I shush him and tell him I'm sorry.I ask him what happened the other night.He says I got out of the car to talk to some man and the man kidnapped me.

I knew it,it must have been Alex who took me,but why?Why did he take me and why did he have on Liam's jacket.I talk with Nolan for a good hour and creep back into bed.As I lay awake I head a tap at my
window.I open it and Jill August come through.Jill nearly hugs me to death,she's freaking out so we climb out my window and sit on the roof.I tell them everything,Jill starts crying but August hugs her."when did this happen?"I say in surprise."Well kinda this summer"Jill says with a smile.

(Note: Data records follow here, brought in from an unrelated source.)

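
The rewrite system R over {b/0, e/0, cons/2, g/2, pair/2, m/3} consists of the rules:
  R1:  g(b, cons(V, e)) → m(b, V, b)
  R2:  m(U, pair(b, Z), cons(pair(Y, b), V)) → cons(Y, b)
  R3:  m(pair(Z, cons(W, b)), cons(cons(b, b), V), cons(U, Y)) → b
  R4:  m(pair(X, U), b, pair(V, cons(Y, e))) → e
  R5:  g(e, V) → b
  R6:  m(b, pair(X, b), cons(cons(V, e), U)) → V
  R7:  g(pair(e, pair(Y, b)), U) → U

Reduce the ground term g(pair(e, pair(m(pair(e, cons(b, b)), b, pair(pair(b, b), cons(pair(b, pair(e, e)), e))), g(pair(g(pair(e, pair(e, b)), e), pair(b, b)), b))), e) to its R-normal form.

1. g(pair(e, pair(m(pair(e, cons(b, b)), b, pair(pair(b, b), cons(pair(b, pair(e, e)), e))), g(pair(g(pair(e, pair(e, b)), e), pair(b, b)), b))), e)  →  g(pair(e, pair(e, g(pair(g(pair(e, pair(e, b)), e), pair(b, b)), b))), e)   [R4 at 1.2.1]
2. g(pair(e, pair(e, g(pair(g(pair(e, pair(e, b)), e), pair(b, b)), b))), e)  →  g(pair(e, pair(e, g(pair(e, pair(b, b)), b))), e)   [R7 at 1.2.2.1.1]
3. g(pair(e, pair(e, g(pair(e, pair(b, b)), b))), e)  →  g(pair(e, pair(e, b)), e)   [R7 at 1.2.2]
4. g(pair(e, pair(e, b)), e)  →  e   [R7 at ε]

e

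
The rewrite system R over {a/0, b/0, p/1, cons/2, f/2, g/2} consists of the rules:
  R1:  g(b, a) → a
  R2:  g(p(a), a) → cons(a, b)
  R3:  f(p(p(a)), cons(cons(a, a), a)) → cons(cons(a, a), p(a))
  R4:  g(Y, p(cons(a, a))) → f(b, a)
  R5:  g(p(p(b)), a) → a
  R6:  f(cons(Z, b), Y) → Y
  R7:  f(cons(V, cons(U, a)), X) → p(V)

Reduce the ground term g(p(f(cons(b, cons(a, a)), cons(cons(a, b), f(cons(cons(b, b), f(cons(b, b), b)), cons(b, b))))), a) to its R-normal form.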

We sit on the roof till sunrise and then Jill and August head home.I climb back in bed to sleep for a few more hours.My alarm goes off at 11:56am and I wake up and go down stairs.Mason left for work and Libby and Nolan went to the mall.I enjoy being home alone because it's just me here,and poco our crazy puppy.I call up Cassidy and Adriana and we meet Jill and August and Adriana's house.

We spend the day there and have a fire at night.After that I walk home but then I see him again.And I know it's him because his hood is down.I stay on my side of the side walk but he comes over to me.I start to run home and the street lights blow out.